The Gen Ed office started working to create a new lottery system last summer in collaboration with Harvard University Information Technology, the Advising Programs Office, the Faculty of Arts and Sciences Registrar’s Office, and the Office of Undergraduate Education after observing that some students successfully lotteried into multiple courses while others failed to lottery into any courses.
The new system aims to allow more students to successfully lottery into a Gen Ed course and to relieve student stress, according to the Gen Ed office.
Students will be able to request enrollment in up to five Gen Ed courses on my.harvard. They will then be required to rank their choices by 11:59 p.m. on Wednesday during shopping week, the first week of each semester during which students may try out classes before formally enrolling.
If the requested enrollment for a given Gen Ed course does not exceed the limit, all students who requested to enroll will automatically be granted permission.
The Gen Ed office will lottery off seats in over-requested courses.
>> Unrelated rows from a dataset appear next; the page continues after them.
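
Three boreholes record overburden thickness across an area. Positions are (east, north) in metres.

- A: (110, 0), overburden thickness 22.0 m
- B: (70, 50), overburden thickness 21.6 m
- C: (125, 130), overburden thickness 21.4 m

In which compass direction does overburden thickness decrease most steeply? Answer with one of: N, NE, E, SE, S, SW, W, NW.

NW

Taking A as reference: B−A = (-40, 50, -0.4); C−A = (15, 130, -0.6).
Solve a·Δx + b·Δy = Δd: det = (-40)·130 − 15·50 = -5950.
∂d/∂x = [(-0.4)·130 − (-0.6)·50] / -5950 = +0.003697
∂d/∂y = [(-40)·(-0.6) − 15·(-0.4)] / -5950 = -0.005042
Steepest decrease is along −∇f = (-0.003697 E, +0.005042 N) → northwest.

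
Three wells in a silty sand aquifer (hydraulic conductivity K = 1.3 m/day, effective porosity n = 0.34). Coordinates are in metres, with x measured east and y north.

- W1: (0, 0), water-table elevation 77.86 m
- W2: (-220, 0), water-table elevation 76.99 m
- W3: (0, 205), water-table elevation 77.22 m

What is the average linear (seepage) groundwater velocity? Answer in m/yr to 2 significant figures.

7.0 m/yr

∂h/∂x = (76.99 − 77.86) / (-220 − 0) = +0.003955
∂h/∂y = (77.22 − 77.86) / (205 − 0) = -0.003122
|∇h| = √(0.003955² + -0.003122²) = 0.005039
Seepage velocity v = K·i/n = 1.3 × 0.005039 / 0.34 = 0.01927 m/day = 7.038 m/yr.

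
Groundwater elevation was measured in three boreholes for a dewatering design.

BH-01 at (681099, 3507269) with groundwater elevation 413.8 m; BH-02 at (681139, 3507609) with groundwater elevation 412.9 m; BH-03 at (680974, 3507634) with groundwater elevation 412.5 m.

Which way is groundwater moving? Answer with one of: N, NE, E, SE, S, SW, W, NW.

Taking BH-01 as reference: BH-02−BH-01 = (40, 340, -0.9); BH-03−BH-01 = (-125, 365, -1.3).
Solve a·Δx + b·Δy = Δh: det = 40·365 − (-125)·340 = 57100.
∂h/∂x = [(-0.9)·365 − (-1.3)·340] / 57100 = +0.001988
∂h/∂y = [40·(-1.3) − (-125)·(-0.9)] / 57100 = -0.002881
Flow = −∇h = (-0.001988 east, +0.002881 north), which points northwest.

NW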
Students will rank their preferences for Gen Ed courses, and the office will use a unified ranked-choice system to assign students to their highest possible preferences.
The Gen Ed office will notify students of their lottery results by 2 p.m. on Thursday during shopping week, and they can choose whether to enroll in the courses they were granted permission to enter. Students who request to enroll in five Gen Ed courses should get into at least one, according to the office’s website.
After the lottery ends, students may petition to enter courses that still have open seats.
No, since lottery results will be determined according to the randomized algorithm.
Gen Ed courses will not have applications to enter the lottery, and the Gen Ed office said it instructed faculty not to approve enrollment petitions before the lottery runs.
Not even seniors who must take a course to graduate will necessarily be guaranteed a seat by the lottery, though the Gen Ed office said students should reach out if this occurs.
Gen Ed courses have a size limit of between 50 and 250 students.
In the spring of 2019, the FAS Standing Committee on General Education decided to cap all Gen Ed courses at 250 students. Individual instructors can additionally choose to impose a lower enrollment cap if they wish.
Several faculty members said last fall during shopping week that they were confused and frustrated by the new rule capping Gen Ed classes.
The only course with an enrollment cap larger than 250 after the new rule was instituted was GENED 1058: “Tech Ethics: AI, Biotech, and the Future of Human Nature,” offered in fall 2019. The course had a larger cap of 900 students because it formed part of an experiment with larger course sizes.
No Gen Ed course enrollments will exceed 250 students this spring, according to the course catalog.